On Saturday 20 November, several hundred people participated in the Northern March Against Racism 2010 in Newcastle. The march was called by Tyneside Community Action Against Racism (TCAR), which members and supporters of the RCG were instrumental in founding in 2005. The march aimed to build links and solidarity between the struggles against Britain’s racist immigration laws, its detention centres and deportations, those fighting the racism of the British police and prisons and the criminalisation of Muslims through terror laws and anti-Muslim racism, and those struggling against street racism and the violence of groups like the English Defence League (EDL). The march was a resounding success, supported by over a dozen organisations and trade union branches from across the North of England and Scotland, and coinciding with demonstrations for asylum rights in Glasgow and Sheffield. Speakers at the rally and the post-march social repeatedly pointed to the international character of the British ruling class’s attacks on the working class and oppressed, and the need for people in Britain to make common cause with those who have been fighting back for years, from the DRC, to Nigeria, to Afghanistan, to Palestine, to migrant workers and refugees within Britain. This sent a clear, determined and principled anti-racist message, which has set the context for the emerging movements against the cuts in the region.
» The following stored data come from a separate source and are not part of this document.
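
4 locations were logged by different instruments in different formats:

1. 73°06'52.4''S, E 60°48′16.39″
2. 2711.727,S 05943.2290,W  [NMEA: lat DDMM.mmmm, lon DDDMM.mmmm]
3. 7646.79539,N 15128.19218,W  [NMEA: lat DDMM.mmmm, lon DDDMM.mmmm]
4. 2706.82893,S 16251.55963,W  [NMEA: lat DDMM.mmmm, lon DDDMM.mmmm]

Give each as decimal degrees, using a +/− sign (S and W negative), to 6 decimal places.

Point 1:
  φ: 73 + 6/60 + 52.4/3600 = 73.1145556
  S → negative
  λ: 60° + 48/60 + 16.39/3600 = 60 + 0.800000 + 0.004553 = 60.8045528
  E → positive
Point 2:
  φ: degrees = first 2 digits = 27, minutes = 11.727; 27 + 11.727/60 = 27.1954500
  S ⇒ negate
  Longitude: split at 3 digits → 059° and 43.229′; 59 + 43.229/60 = 59.7204833
  hemisphere W, so the sign is −
Point 3:
  Lat: degrees = first 2 digits = 76, minutes = 46.79539; 76 + 46.79539/60 = 76.7799232
  N ⇒ keep positive
  Longitude: degrees = first 3 digits = 151, minutes = 28.19218; 151 + 28.19218/60 = 151.4698697
  hemisphere W, so the sign is −
Point 4:
  φ: degrees = first 2 digits = 27, minutes = 6.82893; 27 + 6.82893/60 = 27.1138155
  S ⇒ negate
  λ: degrees = first 3 digits = 162, minutes = 51.55963; 162 + 51.55963/60 = 162.8593272
  W ⇒ negate

1. -73.114556, 60.804553
2. -27.195450, -59.720483
3. 76.779923, -151.469870
4. -27.113816, -162.859327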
The march had to overcome many obstacles, including obstruction by the police, sectarianism from the left in the form of UAF/SWP, and opposition by organised racists. Northumbria Police initially demanded that TCAR pay thousands of pounds, including money to the council for a permit to close roads, which would then entitle TCAR to hire a private company to manage the road closure! After TCAR made it clear they would not back down, supported by a letter from the human rights organisation Liberty protesting against this grotesque attack on the right to protest, the police backed down and managed the traffic while the march went ahead.
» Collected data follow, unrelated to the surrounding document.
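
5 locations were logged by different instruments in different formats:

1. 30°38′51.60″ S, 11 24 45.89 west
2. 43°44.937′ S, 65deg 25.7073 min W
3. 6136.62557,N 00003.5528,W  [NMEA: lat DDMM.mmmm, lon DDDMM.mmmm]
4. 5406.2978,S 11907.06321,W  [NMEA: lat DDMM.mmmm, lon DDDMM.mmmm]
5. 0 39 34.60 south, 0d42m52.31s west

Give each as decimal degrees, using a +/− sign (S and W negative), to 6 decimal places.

1. -30.647667, -11.412747
2. -43.748950, -65.428455
3. 61.610426, -0.059213
4. -54.104963, -119.117720
5. -0.659611, -0.714531

Point 1:
  Latitude: 30° + 38/60 + 51.6/3600 = 30 + 0.633333 + 0.014333 = 30.6476667
  S → negative
  λ: 11° + 24/60 + 45.89/3600 = 11 + 0.400000 + 0.012747 = 11.4127472
  W ⇒ negate
Point 2:
  Latitude: 44.937′ = 0.748950°; total 43.7489500
  S ⇒ negate
  Lon: 65 + 25.7073/60 = 65.4284550
  W ⇒ negate
Point 3:
  Latitude: degrees = first 2 digits = 61, minutes = 36.62557; 61 + 36.62557/60 = 61.6104262
  N ⇒ keep positive
  Lon: degrees = first 3 digits = 0, minutes = 3.5528; 0 + 3.5528/60 = 0.0592133
  hemisphere W, so the sign is −
Point 4:
  φ: split at 2 digits → 54° and 6.2978′; 54 + 6.2978/60 = 54.1049633
  hemisphere S, so the sign is −
  Longitude: degrees = first 3 digits = 119, minutes = 7.06321; 119 + 7.06321/60 = 119.1177202
  W ⇒ negate
Point 5:
  Lat: 39′ + 34.6″ = 39.57667′; 0 + 39.57667/60 = 0.6596111
  hemisphere S, so the sign is −
  λ: 0° + 42/60 + 52.31/3600 = 0 + 0.700000 + 0.014531 = 0.7145306
  hemisphere W, so the sign is −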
Attempts to undermine the march were also made by sections of the British left. On 26 October Yunus Bakhsh, a leading member of UAF and the SWP’s full time regional organiser, was caught on a shop’s CCTV removing posters for the Northern March Against Racism and replacing them with posters for a UAF march in London on a different Saturday. He was seen doing the same in other shops on this and other occasions. The organisers of the Northern March responded to these acts of sectarianism with an open letter to UAF, but by the time of the march there had been no response from UAF, either locally or nationally. UAF ignored invitations to contribute to the march, and neither UAF nor SWP had any visible presence on the day.
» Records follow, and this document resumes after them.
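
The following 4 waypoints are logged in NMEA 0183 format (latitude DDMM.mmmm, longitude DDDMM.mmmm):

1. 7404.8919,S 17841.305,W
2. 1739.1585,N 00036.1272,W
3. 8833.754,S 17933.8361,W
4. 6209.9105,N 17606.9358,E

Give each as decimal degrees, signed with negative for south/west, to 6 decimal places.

1. -74.081532, -178.688417
2. 17.652642, -0.602120
3. -88.562567, -179.563935
4. 62.165175, 176.115597

Point 1:
  Latitude: degrees = first 2 digits = 74, minutes = 4.8919; 74 + 4.8919/60 = 74.0815317
  hemisphere S, so the sign is −
  Longitude: degrees = first 3 digits = 178, minutes = 41.305; 178 + 41.305/60 = 178.6884167
  hemisphere W, so the sign is −
Point 2:
  Lat: degrees = first 2 digits = 17, minutes = 39.1585; 17 + 39.1585/60 = 17.6526417
  N ⇒ keep positive
  Longitude: degrees = first 3 digits = 0, minutes = 36.1272; 0 + 36.1272/60 = 0.6021200
  W → negative
Point 3:
  φ: degrees = first 2 digits = 88, minutes = 33.754; 88 + 33.754/60 = 88.5625667
  S → negative
  λ: degrees = first 3 digits = 179, minutes = 33.8361; 179 + 33.8361/60 = 179.5639350
  W ⇒ negate
Point 4:
  Lat: split at 2 digits → 62° and 9.9105′; 62 + 9.9105/60 = 62.1651750
  N → positive
  Longitude: split at 3 digits → 176° and 6.9358′; 176 + 6.9358/60 = 176.1155967
  E → positive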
The march also had to contend with opposition from racist and fascist groups. The National Front, who had mobilised against the two previous marches organised by TCAR, could only muster half a dozen people on this occasion, who stood behind a banner down the street from the rally but made no attempt to approach. The EDL mobilised from across the region, but only managed to assemble less than 30 people, who marched from another part of the West End to the Monument, and hurried past the Northern March rally as it was finishing. The rally easily drowned out their abuse with a defiant and principled opposition, chanting ‘Whose Streets? Our Streets!’ and speakers used the megaphone to expose the EDL for what they are – the boot-boys of British imperialism.